With optical measurement applications, the accuracy can depend on the reliability of the pixel information. ASC provides the most usable pixels in a VITA 25K image sensor based system. This is not simply just a factory process of mapping a pixel to be defective when it slightly misbehaves and remapping it with its nearest neighbors.
In a 25 Megapixel CMOS machine vision camera, there can be up to 10000 classical defect pixels. When the ASC feature is used in a system, we have seen a reduction of up to 10 times in real defect pixels. The goal is to make sure the metrology information in the image is preserved. Here we provide some system scenarios when this can be most beneficial.
There can be a lot of factors found in a system that influence the image performance.

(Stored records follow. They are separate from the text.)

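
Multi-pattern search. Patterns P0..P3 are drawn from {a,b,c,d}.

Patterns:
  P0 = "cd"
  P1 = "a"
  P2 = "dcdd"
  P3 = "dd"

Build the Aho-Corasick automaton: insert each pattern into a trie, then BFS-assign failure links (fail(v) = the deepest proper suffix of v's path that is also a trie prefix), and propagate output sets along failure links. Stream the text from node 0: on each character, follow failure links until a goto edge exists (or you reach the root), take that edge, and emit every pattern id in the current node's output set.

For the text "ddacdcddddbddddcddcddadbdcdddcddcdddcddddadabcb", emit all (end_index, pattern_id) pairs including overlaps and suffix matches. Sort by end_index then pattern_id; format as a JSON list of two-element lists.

Build automaton:
Trie nodes:
  0='ε' goto a→3 c→1 d→4
  1='c' goto d→2
  2='cd' goto ·  [P0 ends]
  3='a' goto ·  [P1 ends]
  4='d' goto c→5 d→8
  5='dc' goto d→6
  6='dcd' goto d→7
  7='dcdd' goto ·  [P2 ends]
  8='dd' goto ·  [P3 ends]

BFS fail/out derivation:
  fail(1) 'c': from fail(0)=0 chase 'c': 0 ⇒ 0;  out=∅∪out(0)=∅
  fail(3) 'a': from fail(0)=0 chase 'a': 0 ⇒ 0;  out={1}∪out(0)={1}
  fail(4) 'd': from fail(0)=0 chase 'd': 0 ⇒ 0;  out=∅∪out(0)=∅
  fail(2) 'cd': from fail(1)=0 chase 'd': 0 ⇒ 4;  out={0}∪out(4)={0}
  fail(5) 'dc': from fail(4)=0 chase 'c': 0 ⇒ 1;  out=∅∪out(1)=∅
  fail(8) 'dd': from fail(4)=0 chase 'd': 0 ⇒ 4;  out={3}∪out(4)={3}
  fail(6) 'dcd': from fail(5)=1 chase 'd': 1 ⇒ 2;  out=∅∪out(2)={0}
  fail(7) 'dcdd': from fail(6)=2 chase 'd': 2→4 ⇒ 8;  out={2}∪out(8)={2,3}

Scan:
[0] read 'd'  n0⇒n4
[1] read 'd'  n4⇒n8  ** P3@[0:1]
[2] read 'a'  n8⇒n3 (via fail)  ** P1@[2:2]
[3] read 'c'  n3⇒n1 (via fail)
[4] read 'd'  n1⇒n2  ** P0@[3:4]
[5] read 'c'  n2⇒n5 (via fail)
[6] read 'd'  n5⇒n6  ** P0@[5:6]
[7] read 'd'  n6⇒n7  ** P2@[4:7],P3@[6:7]
[8] read 'd'  n7⇒n8 (via fail)  ** P3@[7:8]
[9] read 'd'  n8⇒n8 (via fail)  ** P3@[8:9]
[10] read 'b'  n8⇒n0 (via fail)
[11] read 'd'  n0⇒n4
[12] read 'd'  n4⇒n8  ** P3@[11:12]
[13] read 'd'  n8⇒n8 (via fail)  ** P3@[12:13]
[14] read 'd'  n8⇒n8 (via fail)  ** P3@[13:14]
[15] read 'c'  n8⇒n5 (via fail)
[16] read 'd'  n5⇒n6  ** P0@[15:16]
[17] read 'd'  n6⇒n7  ** P2@[14:17],P3@[16:17]
[18] read 'c'  n7⇒n5 (via fail)
[19] read 'd'  n5⇒n6  ** P0@[18:19]
[20] read 'd'  n6⇒n7  ** P2@[17:20],P3@[19:20]
[21] read 'a'  n7⇒n3 (via fail)  ** P1@[21:21]
[22] read 'd'  n3⇒n4 (via fail)
[23] read 'b'  n4⇒n0 (via fail)
[24] read 'd'  n0⇒n4
[25] read 'c'  n4⇒n5
[26] read 'd'  n5⇒n6  ** P0@[25:26]
[27] read 'd'  n6⇒n7  ** P2@[24:27],P3@[26:27]
[28] read 'd'  n7⇒n8 (via fail)  ** P3@[27:28]
[29] read 'c'  n8⇒n5 (via fail)
[30] read 'd'  n5⇒n6  ** P0@[29:30]
[31] read 'd'  n6⇒n7  ** P2@[28:31],P3@[30:31]
[32] read 'c'  n7⇒n5 (via fail)
[33] read 'd'  n5⇒n6  ** P0@[32:33]
[34] read 'd'  n6⇒n7  ** P2@[31:34],P3@[33:34]
[35] read 'd'  n7⇒n8 (via fail)  ** P3@[34:35]
[36] read 'c'  n8⇒n5 (via fail)
[37] read 'd'  n5⇒n6  ** P0@[36:37]
[38] read 'd'  n6⇒n7  ** P2@[35:38],P3@[37:38]
[39] read 'd'  n7⇒n8 (via fail)  ** P3@[38:39]
[40] read 'd'  n8⇒n8 (via fail)  ** P3@[39:40]
[41] read 'a'  n8⇒n3 (via fail)  ** P1@[41:41]
[42] read 'd'  n3⇒n4 (via fail)
[43] read 'a'  n4⇒n3 (via fail)  ** P1@[43:43]
[44] read 'b'  n3⇒n0 (via fail)
[45] read 'c'  n0⇒n1
[46] read 'b'  n1⇒n0 (via fail)

Matches: [[1,3],[2,1],[4,0],[6,0],[7,2],[7,3],[8,3],[9,3],[12,3],[13,3],[14,3],[16,0],[17,2],[17,3],[19,0],[20,2],[20,3],[21,1],[26,0],[27,2],[27,3],[28,3],[30,0],[31,2],[31,3],[33,0],[34,2],[34,3],[35,3],[37,0],[38,2],[38,3],[39,3],[40,3],[41,1],[43,1]]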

Here are some examples of common issues for when ASC can be of great help:
- Changing temperature: ASC can keep the image useable over a wider temperature range and with a short recalibration time.
- Different camera timing settings used: When you need to change the camera timing in your system, for example 2 ranges of integration times (or more) are used, two sets of calibration data (or more) can be stored in the RAM memory for switching to a different set with just a serial command, from frame to frame.
- Switching between multiple lenses: With multiple lenses, you need a uniform light level for your measurements. Once the desired light is set up, a calibration can be run for each lens. You can then run your measurements with alternating lenses and calibration sets. In machine vision this is known as a global Flat Field Calibration to compensate for lens and lighting effects. ASC has this feature integrated in the algorithm (it is only one small part) to get the best out of every image.
- Changing light/wavelength conditions: When light hits the sensor, it can behave differently for each wavelength. If this affects your image quality, ASC can be completed at the different conditions and then applied to get the best image.
- Better linearity required in brightfield: If the dark behavior of the camera is okay, but in brightfield use there is less linearity than you need for your measuring application, you can add a brightfield calibration through ASC for improved linearity.
More usable pixels enable the system performance enhancements desired from 25 Megapixel cameras. Active Sensor Control provides the most usable pixels, even under demanding system conditions.